Tanto tu como yo, somos llamados a ser co-creadores en la tierra, podríamos decir que Dios pone el espíritu y los padres ponen el cuerpo, la materia.

Tener hijos representa además una gran responsabilidad, de nosotros los padres depende gran parte el éxito que ellos tengan en el futuro, las palabras que utilicemos para comunicarnos con ellos marcarán toda su vida.

Es necesario considerar que las palabras negativas que eventualmente le digamos a nuestros hijos pueden afectar sus vidas.

Cuales son las palabras negativas más usadas para los hijos

Muchas son las palabras negativas utilizadas para reprender a nuestros hijos. En poco tiempo se puede dañar lo que mucho se ama.

“¡No sirves para nada!”, “¡Bien hecho”, “¡eres un tonto!”, etc. son palabras negativas que destruyen la autoestima de tu hijo o hija, unas pocas palabras pueden hacer la diferencia.

Muchas veces no se recuerda el valor de un obsequio, pero hay palabras negativas que no se olvidan fácilmente, se recuerdan toda la vida.

Son palabras que van perfilando la identidad de tus hijos: “Si eso significo para mi papá, eso soy”.

Cuantas veces bajo los efectos del enojo, o el cansancio, lanzamos expresiones hirientes como: “¡No sabes hacer nada!”.

Estas palabras negativas, para los adultos no son más que expresiones de enojo o frustración, pero para el niño son un recuerdo perenne de la desaprobación de sus padres, de sentirse ridiculizado por aquellos a quienes tanto ama.

Muchas veces el adulto no valora la forma en que expresa el amor hacia un niño, y esto es porque le resulta difícil comunicar sus sentimientos, ignorando de esta manera que las palabras pueden marcar la diferencia.

El enojo, la prisa, el cansancio, el rencor, la envidia y la ira; hacen decir cosas sin sentido que lastiman a quienes amamos.

Freses negativas  que no debes decirles a tus hijos

Contrariamente, palabras como: lo siento y perdón pueden obrar maravillas en nuestras relaciones con los demás y en la forma en que ellos se valoran a sí mismos.

La autoestima es la percepción que tienen las personas sobre sí mismas. Dice del mucho o poco aprecio que se tienen.

La autoestima la comienza a desarrollar el niño a muy temprana edad.

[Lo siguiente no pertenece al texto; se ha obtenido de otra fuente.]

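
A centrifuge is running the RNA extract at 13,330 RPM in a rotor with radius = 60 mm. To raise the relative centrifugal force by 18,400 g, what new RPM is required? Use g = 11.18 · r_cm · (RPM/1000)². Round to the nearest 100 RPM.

≈ 21300 RPM

r = 60 mm = 6.0 cm
Current RCF = 11.18 × 6 × (13.33)² = 11.18 × 6 × 177.6889 ≈ 11,919.4 × g
Target RCF = 11,919.4 + 18,400 = 30,319.4 × g
(N/1000)² = 30,319.4 / 67.08 = 451.9887
N = 1000 × √451.9887 ≈ 21,260.0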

Si papá y mamá hacen un buen trabajo, el niño crecerá con un gran amor propio y le será fácil aceptarse tal cual es.

Consecuencias de las palabras negativas contra tu hijo

Sin lugar a dudas las palabras y frases hostiles traerán como consecuencia una autoestima muy deficiente, los chicos se crian con temores e inseguros.

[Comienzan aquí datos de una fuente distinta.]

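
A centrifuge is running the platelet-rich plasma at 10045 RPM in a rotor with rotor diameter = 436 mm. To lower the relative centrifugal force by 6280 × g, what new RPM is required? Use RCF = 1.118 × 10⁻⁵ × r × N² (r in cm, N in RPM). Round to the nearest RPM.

N₂ ≈ 8668 RPM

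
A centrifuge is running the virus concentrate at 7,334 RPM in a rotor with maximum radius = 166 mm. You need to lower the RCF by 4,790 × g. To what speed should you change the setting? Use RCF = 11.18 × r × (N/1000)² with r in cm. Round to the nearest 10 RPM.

N₂ ≈ 5290 RPM

r = 166 mm = 16.6 cm
Current RCF = 11.18 × 16.6 × (7.334)² = 11.18 × 16.6 × 53.787556 ≈ 9,982.3 × g
Target RCF = 9,982.3 − 4,790 = 5,192.3 × g
(N/1000)² = 5,192.3 / 185.588 = 27.97756
N = 1000 × √27.97756 ≈ 5,289.4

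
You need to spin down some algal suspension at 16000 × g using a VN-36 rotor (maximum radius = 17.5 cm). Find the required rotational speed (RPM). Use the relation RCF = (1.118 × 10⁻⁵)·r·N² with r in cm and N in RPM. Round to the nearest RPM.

≈ 9043 RPM

16,000 = 1.118 × 10⁻⁵ × 17.5 × N²
N² = 16,000 / (19.565 × 10⁻⁵) = 81,778,686
N ≈ √81,778,686 ≈ 9,043.2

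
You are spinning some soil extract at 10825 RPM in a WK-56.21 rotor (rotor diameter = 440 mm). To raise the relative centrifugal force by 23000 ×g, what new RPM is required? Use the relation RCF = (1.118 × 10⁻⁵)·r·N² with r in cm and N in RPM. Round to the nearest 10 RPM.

r = 440 mm / 2 = 220 mm = 22 cm
Current RCF = 1.118 × 10⁻⁵ × 22 × (10825)² = 1.118 × 10⁻⁵ × 22 × 117,180,625 ≈ 28,821.7 × g
Target RCF = 28,821.7 + 23,000 = 51,821.7 × g
N² = 51,821.7 / (24.596 × 10⁻⁵) = 210,691,576
N ≈ √210,691,576 ≈ 14,515.2

N₂ ≈ 14520 RPM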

La forma de expresión, las palabras que se empleen y el tono de voz que se use determinará la percepción que el niño tenga del mensaje y valor que se otorgue como persona.

¿Cómo se mina el amor propio de un hijo?

Palabras negativas a los hijos

Palabras negativas a los hijos

  • Creando un ambiente de pleitos, discusiones, alcoholismo, gritos, malos ejemplos, etc.
  • Agrediendo física, verbal y psicológicamente al niño.
  • Negándoles tiempo para hablar con él o ella.
  • Haciendo promesas que no se cumplen.
  • Culpándolo de su comportamiento sin analizar las razones que lo llevaron a ello.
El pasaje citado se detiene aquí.